The announcement of these changes created a lot of response, and we have already addressed a lot of the common questions about Qt 5 and these architectural changes earlier.
In addition to the architectural changes, Qt 5 also offers a lot of new functionality. I’d just like to highlight a couple of them here, you can find a detailed list with descriptions on our wiki.
- Qt Core
Many new features have been added to QtCore. We now have a QStandardPaths class giving you the standard locations for things such as media and documents on your platform. A JSON parser and speed optimized binary format for JSON are included. We have added support for Mimetype recognition, both on extension and file content. A new compile time checked signal/slot connection syntax has been added and we have a completely new Perl compatible regular expression engine included.Many of our data structures have been rewritten and optimized for better performance. We also added C++11 support where it makes sense. But Qt continues to compile and work with a C++98 compliant compiler.
- Qt Gui
All QWidget based classes have been separated out into the QtWidgets library. QtGui has gained support for top level surfaces through the QWindow class, and now has builtin OpenGL support.
- Qt Network
We added support for DNS lookups and removed the QHttp and QFtp classes (they are available standalone for those that need them). Lots of smaller improvements.
- Qt Widgets
Got ported over to the new QPA architecture and should work as you are used to from Qt 4.x.
- Qt Quick
- Qt 3D and Qt Location
Some additional modules have been added to the set of Qt Essentials, most notably Qt 3D to integrate 3d content with Qt and Qt Location giving access to GPS, Maps and other location based services.
- Qt WebKit
The WebKit C++ APIs have not changed since Qt 4.x, but Qt Webkit got updated to a newer version from webkit.org giving us many improvements and better HTML 5 compliance. Compilation is currently disabled on Windows for this alpha, as building it right now is rather complex. We're working on having this re-enabled and fully working for the beta.
Porting from Qt 4.x to Qt 5
There is a binary and to a smaller extent source compatibility break between Qt 4.x and Qt 5. We have however worked hard to make an easy and smooth transition of existing code to Qt 5 possible. As an example we currently have Qt Creator compiling and running against Qt 4.x and Qt 5 using the same code base.
If you want to try out your own project against Qt 5, you can find detailed porting instructions here.

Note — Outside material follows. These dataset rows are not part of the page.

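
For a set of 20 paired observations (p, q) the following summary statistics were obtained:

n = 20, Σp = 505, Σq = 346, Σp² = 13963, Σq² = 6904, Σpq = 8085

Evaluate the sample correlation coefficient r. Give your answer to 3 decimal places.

-0.618

r = (nΣpq − ΣpΣq) / √[(nΣp² − (Σp)²)(nΣq² − (Σq)²)]
Numerator: 20×8085 − 505×346 = -13030
Denominator: √[(279260 − 255025)(138080 − 119716)] = √[24235 × 18364] = 21096.2447
r = -13030 / 21096.2447 ≈ -0.618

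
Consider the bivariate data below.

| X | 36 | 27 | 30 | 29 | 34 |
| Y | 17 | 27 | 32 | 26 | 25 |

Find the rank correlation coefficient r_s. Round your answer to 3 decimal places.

Rank X: 5, 1, 3, 2, 4
Rank Y: 1, 4, 5, 3, 2
d = rank(X) − rank(Y): 4, -3, -2, -1, 2; Σd² = 34
ρ = 1 − 6Σd² / [n(n²−1)] = 1 − 6×34 / (5×24) = 1 − 204/120 ≈ -0.700

-0.700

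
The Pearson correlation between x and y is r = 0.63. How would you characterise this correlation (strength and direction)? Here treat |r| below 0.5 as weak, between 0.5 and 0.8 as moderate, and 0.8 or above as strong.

r = 0.63 > 0 so the relationship is positive.
|r| = 0.63, which falls in the moderate range.

moderate positive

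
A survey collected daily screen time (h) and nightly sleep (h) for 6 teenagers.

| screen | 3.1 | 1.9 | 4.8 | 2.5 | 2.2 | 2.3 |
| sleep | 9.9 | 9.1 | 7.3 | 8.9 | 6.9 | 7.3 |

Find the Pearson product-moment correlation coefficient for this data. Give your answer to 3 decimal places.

-0.167

n = 6, Σx = 16.8, Σy = 49.4, Σx² = 52.64, Σy² = 414.22, Σxy = 137.24
nΣxy − ΣxΣy = 823.44 − 829.92 = -6.48
nΣx² − (Σx)² = 315.84 − 282.24 = 33.6; nΣy² − (Σy)² = 2485.32 − 2440.36 = 44.96
r = -6.48 / √(33.6 × 44.96) = -6.48 / 38.8672 ≈ -0.167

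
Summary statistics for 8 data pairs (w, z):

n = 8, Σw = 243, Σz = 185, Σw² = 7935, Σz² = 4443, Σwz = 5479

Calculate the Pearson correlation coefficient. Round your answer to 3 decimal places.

r = (nΣwz − ΣwΣz) / √[(nΣw² − (Σw)²)(nΣz² − (Σz)²)]
Numerator: 8×5479 − 243×185 = -1123
Denominator: √[(63480 − 59049)(35544 − 34225)] = √[4431 × 1319] = 2417.5378
r = -1123 / 2417.5378 ≈ -0.465

-0.465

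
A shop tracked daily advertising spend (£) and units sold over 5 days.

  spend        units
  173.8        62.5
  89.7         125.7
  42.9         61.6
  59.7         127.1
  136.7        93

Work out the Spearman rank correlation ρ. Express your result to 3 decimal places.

0.000

Rank spend: 5, 3, 1, 2, 4
Rank units: 2, 4, 1, 5, 3
d = rank(spend) − rank(units): 3, -1, 0, -3, 1; Σd² = 20
ρ = 1 − 6Σd² / [n(n²−1)] = 1 − 6×20 / (5×24) = 1 − 120/120 ≈ 0.000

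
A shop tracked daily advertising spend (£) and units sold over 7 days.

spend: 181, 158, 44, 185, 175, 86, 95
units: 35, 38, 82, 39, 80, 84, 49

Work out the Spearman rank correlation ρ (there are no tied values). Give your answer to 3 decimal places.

Rank spend: 6, 4, 1, 7, 5, 2, 3
Rank units: 1, 2, 6, 3, 5, 7, 4
d = rank(spend) − rank(units): 5, 2, -5, 4, 0, -5, -1; Σd² = 96
ρ = 1 − 6Σd² / [n(n²−1)] = 1 − 6×96 / (7×48) = 1 − 576/336 ≈ -0.714

-0.714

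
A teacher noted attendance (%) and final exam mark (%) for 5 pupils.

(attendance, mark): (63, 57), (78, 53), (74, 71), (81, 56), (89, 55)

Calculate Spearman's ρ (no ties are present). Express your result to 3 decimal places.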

Please also note that there is no immediate need to port your app to Qt 5, as Qt 4.8 is still there and supported by the community and companies such as Digia for some time to come. But we firmly believe that Qt 5 will offer enough benefits to consider moving.
As you can see a lot of things have happened since the work on Qt 5.0 started. I am very happy with what we have achieved so far. You can now all help us finalizing Qt 5 by downloading the alpha, trying it out and giving us feedback.
All feedback should go to the qt development list (firstname.lastname@example.org, see also lists.qt-project.org), or simply reported as bug reports in our bug tracking system. Any patches and bug fixes are of course also highly welcome, please submit these to codereview.qt-project.org.
The Alpha is the first step towards a final release of Qt 5, and focus from now on will be fully on ironing out the remaining issues so that we can deliver a final Qt 5.0 to you as soon as possible.
There have been too many people involved in getting to this point to mention them all, but I’d like to say thanks to every one who has contributed in some form to this release.